Journal Article

Molecular mechanisms of carotenoid accumulation in carrots

Orange carrots are the example par excellence for extraordinary high and accumulation of carotenoids. In contrast to other carotenoid-accumulating systems, knowledge on the molecular mechanisms involved is rather sparse. The first enzyme of the carotenoid pathway, phytoene synthase (PSY), frequently determines carotenoid amounts in many other tissues, and we thus investigated its contribution to carotenoid accumulation in carrots. Overexpression of PSY in white-rooted carrots resulted in the accumulation of β-carotene as crystals. This confirmed that increased phytoene synthesis is sufficient to achieve β-carotene concentrations high enough to result in the formation of crystals. In agreement with this, PSY protein amounts were high in orange but almost absent in white-rooted carrot cultivars. However, this contrasted with only slightly different PSY expression levels comparing white and orange carrots and suggests additional mechanisms acting beyond transcription.

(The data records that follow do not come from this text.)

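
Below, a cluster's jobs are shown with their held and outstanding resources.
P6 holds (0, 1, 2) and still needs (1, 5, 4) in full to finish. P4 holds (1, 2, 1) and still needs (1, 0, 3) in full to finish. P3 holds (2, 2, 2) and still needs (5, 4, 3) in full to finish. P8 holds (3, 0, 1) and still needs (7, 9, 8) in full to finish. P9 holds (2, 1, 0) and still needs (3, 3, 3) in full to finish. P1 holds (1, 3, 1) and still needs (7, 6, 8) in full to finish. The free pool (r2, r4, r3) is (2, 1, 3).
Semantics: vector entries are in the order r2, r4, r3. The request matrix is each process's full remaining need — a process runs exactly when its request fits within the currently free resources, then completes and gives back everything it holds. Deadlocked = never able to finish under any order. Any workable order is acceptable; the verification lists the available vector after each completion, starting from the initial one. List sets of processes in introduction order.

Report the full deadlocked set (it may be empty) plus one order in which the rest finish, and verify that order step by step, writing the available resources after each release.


The deadlocked set is empty.
Key observation: there is always a runnable process — P4 first — so the state unwinds completely.
One completion order for the rest: P4, P9, P3, P6, P1, P8. Verifying each step:
  pool = (2, 1, 3)
  run P4 (needs (1, 0, 3), free (2, 1, 3)); after release of (1, 2, 1) the pool is (3, 3, 4)
  run P9 (needs (3, 3, 3), free (3, 3, 4)); after release of (2, 1, 0) the pool is (5, 4, 4)
  run P3 (needs (5, 4, 3), free (5, 4, 4)); after release of (2, 2, 2) the pool is (7, 6, 6)
  run P6 (needs (1, 5, 4), free (7, 6, 6)); after release of (0, 1, 2) the pool is (7, 7, 8)
  run P1 (needs (7, 6, 8), free (7, 7, 8)); after release of (1, 3, 1) the pool is (8, 10, 9)
  run P8 (needs (7, 9, 8), free (8, 10, 9)); after release of (3, 0, 1) the pool is (11, 10, 10)


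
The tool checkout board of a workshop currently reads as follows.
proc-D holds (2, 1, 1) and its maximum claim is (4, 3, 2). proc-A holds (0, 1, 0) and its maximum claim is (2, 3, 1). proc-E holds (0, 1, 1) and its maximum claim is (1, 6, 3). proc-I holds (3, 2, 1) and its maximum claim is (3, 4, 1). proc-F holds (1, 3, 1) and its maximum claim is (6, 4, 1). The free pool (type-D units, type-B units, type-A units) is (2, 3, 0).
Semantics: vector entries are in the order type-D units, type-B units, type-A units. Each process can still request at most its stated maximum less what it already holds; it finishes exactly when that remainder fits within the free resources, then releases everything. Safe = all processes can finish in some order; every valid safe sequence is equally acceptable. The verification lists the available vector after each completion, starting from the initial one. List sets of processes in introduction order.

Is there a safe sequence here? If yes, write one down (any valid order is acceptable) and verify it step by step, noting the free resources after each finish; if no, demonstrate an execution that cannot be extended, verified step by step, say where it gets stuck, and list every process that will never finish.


SAFE — a valid safe sequence is proc-I, proc-F, proc-E, proc-A, proc-D.
Key observation: proc-F marks the first exact bind of the order: its need (5, 1, 0) fits the free (5, 5, 1) with zero slack on a requested resource.
Walking it through:
  pool = (2, 3, 0)
  proc-I: need (0, 2, 0) fits (2, 3, 0); releases (3, 2, 1), pool now (5, 5, 1)
  proc-F: need (5, 1, 0) fits (5, 5, 1); releases (1, 3, 1), pool now (6, 8, 2)
  proc-E: need (1, 5, 2) fits (6, 8, 2); releases (0, 1, 1), pool now (6, 9, 3)
  proc-A: need (2, 2, 1) fits (6, 9, 3); releases (0, 1, 0), pool now (6, 10, 3)
  proc-D: need (2, 2, 1) fits (6, 10, 3); releases (2, 1, 1), pool now (8, 11, 4)


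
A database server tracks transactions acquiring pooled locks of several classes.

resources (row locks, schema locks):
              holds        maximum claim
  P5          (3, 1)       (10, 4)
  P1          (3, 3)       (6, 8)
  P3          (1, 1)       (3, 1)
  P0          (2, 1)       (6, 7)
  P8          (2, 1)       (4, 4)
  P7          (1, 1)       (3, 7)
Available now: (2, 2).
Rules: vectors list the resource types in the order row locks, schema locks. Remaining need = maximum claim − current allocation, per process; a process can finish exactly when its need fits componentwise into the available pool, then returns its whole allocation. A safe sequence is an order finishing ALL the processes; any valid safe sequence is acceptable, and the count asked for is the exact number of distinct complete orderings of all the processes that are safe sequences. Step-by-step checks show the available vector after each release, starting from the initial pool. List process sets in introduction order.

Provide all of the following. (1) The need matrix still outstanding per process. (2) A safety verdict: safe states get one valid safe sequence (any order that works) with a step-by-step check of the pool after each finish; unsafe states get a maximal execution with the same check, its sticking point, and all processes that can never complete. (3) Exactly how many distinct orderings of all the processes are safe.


(1) Remaining need (order row locks, schema locks):
  P5: (7, 3)
  P1: (3, 5)
  P3: (2, 0)
  P0: (4, 6)
  P8: (2, 3)
  P7: (2, 6)
(2) The state is UNSAFE.
Key observation: after P3, P8 the pool peaks at (5, 4), and each blocked process is short somewhere: P5 on row locks; P1 on schema locks; P0 on schema locks; P7 on schema locks.
The run P3, P8 cannot be extended any further. Check, step by step:
  pool = (2, 2)
  P3: need (2, 0) fits (2, 2); releases (1, 1), pool now (3, 3)
  P8: need (2, 3) fits (3, 3); releases (2, 1), pool now (5, 4)
  blocked: P5 wants (7, 3), pool (5, 4) — not enough row locks
  blocked: P1 wants (3, 5), pool (5, 4) — not enough schema locks
  blocked: P0 wants (4, 6), pool (5, 4) — not enough schema locks
  blocked: P7 wants (2, 6), pool (5, 4) — not enough schema locks
Never able to finish: P5, P1, P0 and P7.
(3) Exactly 0 of the possible complete orderings are safe sequences.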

In fact, we found a negative feedback regulation emerging from xanthophyll-derived metabolites which modulate PSY protein levels. This was shown by the overexpression of the carotene hydroxylase CYP97A3 from Arabidopsis in orange carrots. These lines showed strongly reduced α-carotene levels through its enhanced CYP97A3-catalyzed hydroxylation, but also lower PSY protein levels which accordingly resulted in lower total carotenoid amounts. In agreement with these findings, we identified an 8 nt frame shift insertion in a carrot CYP97A3 hydroxylase allele encoding a truncated and thus non-functional enzyme. The corresponding polymorphism was significantly associated with high α-carotene levels and high α-/β- carotene ratios determined in a large association mapping analysis and explained a large proportion of the variation in carrots. Our results emphasize the rate-limiting role for PSY in carotenoid biosynthesis and show that previously unknown regulatory mechanisms determine carotenoid accumulation in orange carrots.